Hi ive had mine for 2.5 years and have trained 3-4 times a week, have only used them in the gym and not outside and there dont seem to be hardly and wear on them..


----------



## Rob070886 (Jun 18, 2004)

i have the stingray also and they are really good, leg workputs are better IMO also,


----------



## Rob070886 (Jun 18, 2004)

i have the stingray also, very good boot for leg workouts, i have wore mine outside the gym a couple of times also, they're not as thick material wise as some of the other otomix so thye probably wouldnt last aslong as normal trianers if worn everyday out and about


----------



## Galtonator (Jul 21, 2004)

I have the power trainer at the moment. My girl has got my the charcol stingrays for christmas. Once you have trained in them you wont use anything else.

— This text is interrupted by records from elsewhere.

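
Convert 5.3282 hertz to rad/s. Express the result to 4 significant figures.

33.48 rad/s

1 hertz = 6.28319 radians per second.
5.3282 × 6.28319 ≈ 33.48 rad/s.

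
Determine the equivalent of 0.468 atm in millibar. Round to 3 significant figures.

474 mbar

1 atm = 1013.25 mbar.
Then 0.468 × 1013.25 ≈ 474 mbar.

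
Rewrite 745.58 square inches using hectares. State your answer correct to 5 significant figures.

4.8102e-5 hectares

1 in² = 6.45160e-8 hectares.
Then 745.58 × 6.45160e-8 ≈ 4.8102e-5 ha.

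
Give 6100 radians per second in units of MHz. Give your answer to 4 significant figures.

1 radian per second = 1.59155e-7 MHz.
So 6100 × 1.59155e-7 ≈ 0.0009708 MHz.

0.0009708 MHz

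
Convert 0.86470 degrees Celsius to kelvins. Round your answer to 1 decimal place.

274.0 kelvins

K = °C + 273.15.
Applying the formula gives 274.0 K.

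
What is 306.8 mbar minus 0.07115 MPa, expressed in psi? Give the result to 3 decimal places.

-5.870 psi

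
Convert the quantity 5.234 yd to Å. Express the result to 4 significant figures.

1 yd = 9.14400e+9 angstroms.
5.234 × 9.14400e+9 ≈ 4.786e+10 Å.

4.786e+10 angstroms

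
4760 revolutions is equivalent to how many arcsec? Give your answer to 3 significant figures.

6.17 × 10^9 arcseconds

1 rev = 1.29600 × 10^6 arcseconds.
Thus 4760 × 1.29600 × 10^6 ≈ 6.17 × 10^9 arcsec.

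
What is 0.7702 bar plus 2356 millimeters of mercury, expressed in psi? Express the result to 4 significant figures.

0.7702 bar = 11.1708 psi and 2356 mmHg = 45.5574 psi.
11.1708 + 45.5574 ≈ 56.73 psi.

56.73 pounds per square inch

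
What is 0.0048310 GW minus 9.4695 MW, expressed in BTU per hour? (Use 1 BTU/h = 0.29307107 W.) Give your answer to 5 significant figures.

-1.5827e+7 BTU per hour

0.0048310 GW = 1.64841e+7 BTU/h and 9.4695 MW = 3.23113e+7 BTU/h.
1.64841e+7 − 3.23113e+7 ≈ -1.5827e+7 BTU/h.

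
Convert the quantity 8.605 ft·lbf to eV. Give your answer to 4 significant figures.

1 foot-pound = 8.46235 × 10^18 eV.
So 8.605 × 8.46235 × 10^18 ≈ 7.282 × 10^19 eV.

7.282 × 10^19 eV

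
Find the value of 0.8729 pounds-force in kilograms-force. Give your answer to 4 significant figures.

0.3959 kgf

1 lbf = 0.453592 kgf.
Thus 0.8729 × 0.453592 ≈ 0.3959 kgf.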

Also as a bonus got 20% off the stingrays

Had the power trainers for 2 years. Had to have the plastic eyelets fixed twice and gone through 2 pair of laces but they are still in really good shape considering the abuse i give them


----------



## martinmcg (Jun 30, 2007)

got pwer trainer and they rock mate soft leather no blisters but they are as hard as nails too 9mths balls to wall training not any wear on them


----------



## pitbull1436114521 (Dec 19, 2006)

Cheers guys TBH i was leaning towards the power trainer so all sounds good,

Out of interest which colour did you guys get ?

PB


----------



## welly (May 12, 2006)

I have a pair of ultimate trainers, had them for 2.5 years no problems. Mind you thinking of getting stingrays now


----------



## martinmcg (Jun 30, 2007)

white n black mate


----------



## Rob68 (Sep 16, 2008)

i think leisureleefitness sell them


----------



## carly (Mar 8, 2008)

I use my boxing trainers for legs, great support :thumb:


----------



## Rob070886 (Jun 18, 2004)

black stingray from leisure lee


----------



## avril (Mar 5, 2005)

me and hubby both have these ottomix boots










gary has the black ones and i have black & white ones....brilliant boots..very supportive and they dont get bigger as time goes on as the stitching runs up from the toes and not across the toes...


----------



## Ironhorse (Mar 21, 2008)

Had my power trainers for 4-5 years an theyre still in great shape and really comfortable.


----------



## PRL (Jul 5, 2006)

Got mine from Las Vegas thanks to LeisureLee. He's good friends with the guy from Otomix. Gave me a wicked discount.

Thanks Lee.

I'd speak to LeisureLee if you are thinking of getting some.


----------



## musclefox (Oct 21, 2008)

Ive got the black and red ones, mind you i saw some camauflage ones at the Hercules show and they looked nice..


----------



## Rebus (May 22, 2006)

Im looking for a size 10. black, but unsure of the style...my good lady is wanting to send them to santa if i can get a hold of some:thumbup1:


----------



## Guest (Dec 2, 2008)

I used to have a pair. Feels like training in a snow board boot, far too hot for me. I now have trained in the same pair of flat heeled purple shoes that i bought for a fiver about 3 years ago:lol:


----------



## Beans (Sep 1, 2008)

I've got a pair of the Ultimate Trainer one's. There fantastic. Wouldn't train in anything else.


----------



## 6108 (Jun 26, 2007)

Recently I got Stingray, they are excellent!


----------